Patrick Cowley is probably best known as the magician behind the synthesisers on timeless classics like “You Make me Feel” (Sylvester) and “Right on Target” (Paul Parker) and the man that took Giorgio Moroder’s Hi-NRG and shaped it to the designs of the queer dance floors in San Francisco in the late 1970’s and early 1980’s. His eighteen minute remix of Donna Sumer’s “I feel love” is one of those rare cases where the remix is actually better than the original and his two solo albums “Menergy” and “Mind Warp” are archetypically Hi -NRG, taking the sound of Disco from the stage to the studio and becoming the first true electronic dance music. Sadly, Cowley also became one of the first victims of AIDS in 1982, before doctors even realised what they were dealing with, and his star was a fleeting presence in the musical firmament, only to die to early, but one who’s incandescent glow can still be seen reflected in the music we listen to today.
Patrick Cowley was a genius, without adding any hyperbolic effect and although we know him for the music that infiltrated popular music culture, he was an avant experimentalist. He founded the Electronic Music Lab at the City College of San Francisco and away from the dance floor he could be found indulging any and all creative whims that took his fancy and notorious amongst these creative indulgences was his famed music on John Coletti’s gay porn movies for Fox studios.
Taken from the archives of Cowley’s time at college, Coletti would speed and pitch these pieces to match his films and the result was the soundtrack albums School Daze and Muscle Up, which later on became fully-fledged albums in their own right. Succeeding School Daze and Muscle Up in 2017, is Afternooners the third in the series that came about after Honey Soundsystem label, Dark Entries unearthed more archival material recorded between 1979 and 1982. Like School Daze and Muscle Up, the compilation is made up of previously unreleased material, mostly recorded around the same time as Cowley’s Mind Warp LP, but it also includes three bonus tracks found in the archives of fellow Megatone Records recording artist Paul Parker and the attic of teenage friend Lily Bartels.
Taking some of the body out of the music, Afternooners reflects a side to Cowley he never had a chance to truly explore beyond the cutting room floor, and perhaps even hints at which direction the music might have gone in the future. We have to imagine it’s Cowley purely in the process of a creative flurry, composing for the mere sake of composing, and it lends a raw quality to the music contained within that you might not get on the purposely produced School Daze and Muscle Up, records that were released in Cowley’s lifetime.

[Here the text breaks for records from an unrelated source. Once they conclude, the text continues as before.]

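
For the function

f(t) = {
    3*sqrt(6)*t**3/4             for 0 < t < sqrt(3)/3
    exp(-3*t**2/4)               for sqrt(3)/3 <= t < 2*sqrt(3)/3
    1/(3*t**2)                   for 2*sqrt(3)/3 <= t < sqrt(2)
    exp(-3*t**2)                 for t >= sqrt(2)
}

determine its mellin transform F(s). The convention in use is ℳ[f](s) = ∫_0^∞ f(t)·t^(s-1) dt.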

I imagine on tracks like the “The Runner” and “Jungle Orchid” I can hear Cowley experimenting with the machines, but the music is still very much epochal with the electronic sounds definitely incased within their time. It shows the advancement of affordable synthesisers like the Roland’s SH09 and Juno series, machines whose rubbery lead lines would go on to define House music and showcases Cowley’s talents as a true innovator on the back of history. Probably never intended for anything specific, Dark Entries used the porn compilation series to catalogue these previously unreleased pieces, using the titles from fox Studios’ 8mm film loops to some provocative effect. “Afternooners” draws a line in the sand between Cowley’s somewhat experimental output and his more functional works intended for the dance floor as well revealing further dimensions to this extensive musical talent.
Who is to know what Cowley’s ambitions was for this music, but in the context of this compilation they stand to show the musician and composer as one of the all-time greats of music and some 35 years after his death, Cowley continues to intrigue with Afternooners.